Conventional wisdom dictates that AI should be making life easier, and agentic AI should be making it easier still. However, some users are finding that experimenting with the latest LLMs only highlights the elegance and simplicity of earlier models.
That, at least, is the experience of Ian Makgill, founder of the global tender search site Open Opportunities.
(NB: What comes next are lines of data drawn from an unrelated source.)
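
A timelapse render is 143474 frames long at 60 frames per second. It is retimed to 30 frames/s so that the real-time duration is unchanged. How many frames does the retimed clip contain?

Target frames = source frames × (target rate / source rate) = 143474 × (30)/(60) = 143474 × 1/2 = 71737.

71737 frames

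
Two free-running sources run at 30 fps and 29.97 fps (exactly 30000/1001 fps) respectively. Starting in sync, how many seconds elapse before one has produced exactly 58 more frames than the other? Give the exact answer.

29029/15 seconds

The gap grows by |30000/1001 − 30| = 30/1001 frames per second.
Time for a 58-frame gap: 58 ÷ (30/1001) = 29029/15 s.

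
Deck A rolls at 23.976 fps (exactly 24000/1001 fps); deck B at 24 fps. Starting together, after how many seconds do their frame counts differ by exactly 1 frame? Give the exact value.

1001/24 seconds

The gap grows by |24 − 24000/1001| = 24/1001 frames per second.
Time for a 1-frame gap: 1 ÷ (24/1001) = 1001/24 s.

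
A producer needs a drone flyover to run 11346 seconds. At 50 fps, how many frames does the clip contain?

Frames = 11346 × 50 = 567300.

567300 frames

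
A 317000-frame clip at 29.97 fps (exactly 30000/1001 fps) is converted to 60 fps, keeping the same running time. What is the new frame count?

634634 frames

Target frames = source frames × (target rate / source rate) = 317000 × (60)/(30000/1001) = 317000 × 1001/500 = 634634.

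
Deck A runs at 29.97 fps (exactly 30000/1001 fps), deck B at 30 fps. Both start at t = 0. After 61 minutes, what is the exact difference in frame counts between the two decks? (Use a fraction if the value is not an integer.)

109800/1001 frames

61 min = 3660 s.
A emits 30000/1001 × 3660 = 109800000/1001 frames; B emits 30 × 3660 = 109800.
Difference = 109800/1001 frames (≈ 109.6903); B is ahead of A.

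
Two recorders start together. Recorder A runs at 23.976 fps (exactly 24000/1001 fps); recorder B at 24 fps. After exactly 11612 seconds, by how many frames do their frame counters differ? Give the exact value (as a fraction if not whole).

278688/1001 frames

A emits 24000/1001 × 11612 = 278688000/1001 frames; B emits 24 × 11612 = 278688.
Difference = 278688/1001 frames (≈ 278.4096); B is ahead of A.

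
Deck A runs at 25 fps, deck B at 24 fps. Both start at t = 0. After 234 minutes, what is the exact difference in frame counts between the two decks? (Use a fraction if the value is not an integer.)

14040 frames

234 min = 14040 s.
A emits 25 × 14040 = 351000 frames; B emits 24 × 14040 = 336960.
Difference = 14040 frames; B is behind A.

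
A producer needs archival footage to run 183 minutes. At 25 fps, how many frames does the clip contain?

274500 frames

183 min = 10980 s.
Frames = 10980 × 25 = 274500.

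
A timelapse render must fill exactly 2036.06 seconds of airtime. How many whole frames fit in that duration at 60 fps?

122163 frames

Frames = 2036.06 × 60 = 610818/5 ≈ 122163.6000.
Complete frames: 122163.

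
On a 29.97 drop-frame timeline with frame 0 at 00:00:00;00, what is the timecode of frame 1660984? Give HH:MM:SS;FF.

15:23:41;16

Each 10-minute DF block holds 10 × 60 × 30 − 9 × 2 = 17982 frames. 1660984 ÷ 17982 → 92 full blocks, remainder 6640.
Within the partial block the first minute is 1800 frames and each further minute 1798, so 3 further minute boundaries passed. Total skipped labels = 18 × 92 + 2 × 3 = 1662.
Non-drop label index = 1660984 + 1662 = 1662646; at 30 labels/s that is 15:23:41:16, i.e. DF 15:23:41;16.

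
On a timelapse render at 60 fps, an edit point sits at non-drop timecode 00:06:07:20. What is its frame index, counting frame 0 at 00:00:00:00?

22040

Total seconds to the label: (0 × 3600 + 6 × 60 + 7) = 367.
Frame index = 367 × 60 + 20 = 22040.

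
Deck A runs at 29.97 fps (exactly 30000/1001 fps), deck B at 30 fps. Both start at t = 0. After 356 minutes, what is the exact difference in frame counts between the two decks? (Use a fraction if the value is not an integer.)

640800/1001 frames

356 min = 21360 s.
A emits 30000/1001 × 21360 = 640800000/1001 frames; B emits 30 × 21360 = 640800.
Difference = 640800/1001 frames (≈ 640.1598); B is ahead of A.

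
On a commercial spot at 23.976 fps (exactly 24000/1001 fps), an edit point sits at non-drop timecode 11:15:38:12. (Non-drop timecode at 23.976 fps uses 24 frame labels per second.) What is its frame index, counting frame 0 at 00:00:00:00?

972924

Total seconds to the label: (11 × 3600 + 15 × 60 + 38) = 40538.
Frame index = 40538 × 24 + 12 = 972924.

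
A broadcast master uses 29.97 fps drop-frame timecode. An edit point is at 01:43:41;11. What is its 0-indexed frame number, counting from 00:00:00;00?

Complete 10-minute blocks: 10, each 17982 frames → 179820.
Remaining 3 whole minutes in the current block: 1800 + 2 × 1798 = 5396 frames.
Within the current minute: 41 × 30 + 11 − 2 = 1239 (labels ;00/;01 skipped at this minute). Total = 179820 + 5396 + 1239 = 186455.

186455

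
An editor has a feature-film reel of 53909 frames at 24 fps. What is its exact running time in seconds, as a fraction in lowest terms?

53909/24 seconds

Running time = 53909 ÷ (24) = 53909 × 1/24 = 53909/24 s.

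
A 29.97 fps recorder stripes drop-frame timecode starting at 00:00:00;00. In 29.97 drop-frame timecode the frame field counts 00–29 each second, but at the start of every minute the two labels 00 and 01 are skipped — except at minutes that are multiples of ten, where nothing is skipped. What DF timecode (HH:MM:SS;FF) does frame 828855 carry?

07:40:56;03

Ten DF minutes hold 17982 frames, so frame 828855 lies in block 46 (frames 827172–845153) with 1683 frames into that block.
The block's first minute is 1800 frames and the rest 1798 each; 1683 frames reaches minute 0, so 46 × 18 + 0 × 2 = 828 labels have been skipped so far.
Adding those back, label number 828855 + 828 = 829683 at 30 labels/s is 27656 s + 3 f = 7 h 40 min 56 s frame 3, i.e. 07:40:56;03.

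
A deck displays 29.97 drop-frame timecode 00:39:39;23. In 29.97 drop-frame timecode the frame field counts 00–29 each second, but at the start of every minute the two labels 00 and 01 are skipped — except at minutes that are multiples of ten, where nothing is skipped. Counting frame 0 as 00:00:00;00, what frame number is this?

71321

As if non-drop at 30 labels/s: (0 × 3600 + 39 × 60 + 39) × 30 + 23 = 71393.
Minute boundaries passed: 39; those not divisible by 10: 39 − 3 = 36; dropped labels = 2 × 36 = 72.
Actual frame index = 71393 − 72 = 71321.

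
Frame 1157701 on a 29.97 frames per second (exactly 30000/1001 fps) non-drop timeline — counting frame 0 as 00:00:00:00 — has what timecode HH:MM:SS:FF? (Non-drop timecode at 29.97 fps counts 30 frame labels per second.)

1157701 ÷ 30 = 38590 full seconds, remainder 1 frame.
38590 s = 10 h 43 min 10 s.
Timecode: 10:43:10:01.

10:43:10:01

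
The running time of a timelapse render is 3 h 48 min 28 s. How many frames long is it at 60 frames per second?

3 h 48 min 28 s = 13708 s.
Frames = 13708 × 60 = 822480.

822480 frames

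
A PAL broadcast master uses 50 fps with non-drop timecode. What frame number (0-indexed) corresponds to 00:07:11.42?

21592

Total seconds to the label: (0 × 3600 + 7 × 60 + 11) = 431.
Frame index = 431 × 50 + 42 = 21592.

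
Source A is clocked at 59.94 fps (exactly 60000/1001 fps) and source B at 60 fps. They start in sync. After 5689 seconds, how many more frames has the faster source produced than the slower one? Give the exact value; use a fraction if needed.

341340/1001 frames

A emits 60000/1001 × 5689 = 341340000/1001 frames; B emits 60 × 5689 = 341340.
Difference = 341340/1001 frames (≈ 340.9990); B is ahead of A.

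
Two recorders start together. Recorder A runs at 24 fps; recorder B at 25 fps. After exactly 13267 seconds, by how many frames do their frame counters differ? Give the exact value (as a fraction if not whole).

13267 frames

A emits 24 × 13267 = 318408 frames; B emits 25 × 13267 = 331675.
Difference = 13267 frames; B is ahead of A.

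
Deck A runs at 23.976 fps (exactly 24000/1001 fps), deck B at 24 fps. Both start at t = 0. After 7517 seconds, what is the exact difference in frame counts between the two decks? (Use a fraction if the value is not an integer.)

A emits 24000/1001 × 7517 = 180408000/1001 frames; B emits 24 × 7517 = 180408.
Difference = 180408/1001 frames (≈ 180.2278); B is ahead of A.

180408/1001 frames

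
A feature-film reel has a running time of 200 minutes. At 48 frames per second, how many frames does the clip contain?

200 min = 12000 s.
Frames = 12000 × 48 = 576000.

576000 frames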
Founded by Makgill to provide a central hub for businesses to explore government and public sector procurement opportunities worldwide, the firm churns through approximately 10,000 documents a day from local and national administrations around the world.
What’s more, those documents aren’t always designed to be easily digestible. Language is, naturally, an issue, but many are also inconsistent in their terminology and resist machine analysis and the imposition of search protocols.
“They’re not trying to be seen,” says Makgill. “They’re just putting stuff out to tick a box.” Making this material more accessible is, he says, “traditional, difficult, fiddly work.”
This all offers plenty of opportunities for his firm to add value for its users. And it seems obvious that AI could help.
In fact, it’s been obvious for years. Makgill and his team were early adopters of machine learning. Back in 2019, they began using BERT, Google’s groundbreaking language model for classifying documents. This early LLM was awe-inspiring when it launched in 2018, with its base model boasting over 100 million parameters. And, as Makgill explains, BERT was optimized for the sort of tasks his firm carries out. Open Opportunities was able to fine-tune it further, because “It was an open source model, and it was small enough to put into our infrastructure.”
But, of course, successive models since have raised the game, or at least expectations, about what can be achieved with AI. So, for the last 18 months, Makgill and his team have been experimenting with newer tools and models.
The problem is, “they behave strangely, and they come back with hallucinations. They come back with references that don’t exist in your database.”
One project used RAG to underpin a chatbot designed to translate natural language into queries for the Open Opportunities’ database. Getting it to work properly meant translating language into queries which became such a convoluted process, “that actually, you’d rather have filled in a form.”

Part of the problem was, says Makgill, “The intent of the model, the ambition of the model which is always to serve the user.” That intent seemed to come at the expense of accuracy around counting or resulted in references that didn’t actually exist in the database. As Makgill puts it, “if you’re doing data analysis and you can’t count, you’ve got a problem.”
What does the model want to do?
Another project sought to use GenAI to build scripts to collect data, in effect an Agentic AI-type application. “We thought, okay, we’ll give you a list of sources,” recalls Makgill. “You can go out and write bots that collate those sources provided we give you the right inputs.”
However, it turned out the model could only be instructed to write one script at a time. That was “OK,” says Makgill, but testing and evaluating the code meant “we really weren’t saving a huge amount of time.”
Where the AI did come in useful was helping solve bug issues. “Using it as a pair programming example meant that we were spending less time on fiddly problem-solving challenges. But you couldn’t give it a whole task.”
Another effort to use LLMs such as Claude and ChatGPT for charting also came to nought.
“One of the first problems we found is that we would get different charts for the same data,” he explained. Another problem was inconsistent formatting, for example, on axis labelling or scales.
The team looked to solve this by defining a template and then telling the LLM what data to pour into it to dynamically create new charts. “That was kind of fine, except that we found that it was trying to rewrite the code,” recalls Makgill. “Some of the nuances that you want that a human brings to a data visualization were just getting lost.”
Not all of Open Opportunities’ LLM experiments failed. “We’re introducing dynamic translation, which is really successful,” says Makgill. “We’re doing more enhancements of the data.”
But overall, he said, to get reliable outputs “the tasks that we give to AI have to be incredibly simple.”
Time will, perhaps, solve some of these problems. Michael Azoff, chief analyst at Omdia’s Cloud and Data Center Research Practice, says the evidence suggests that LLMs are continually improving. This might not get us to AGI any time soon, says Azoff, but “it will be highly disruptive and useful in the enterprise application space.”
The problem of hallucinations is best reduced through context awareness and savvy prompt engineering, he added.
Azoff said that it is difficult to get hard data on agentic AI systems. “But,” he says, “my impression is that a lot of agentic AI is still in R&D.”
For Makgill, while LLMs may ultimately deliver on their promise, “no one knows because no one understands what it’s doing under the hood.” As far as he is concerned, BERT still reigns supreme: for Open Opportunities’ purposes at least, it’s “still better than everything that has been created since.”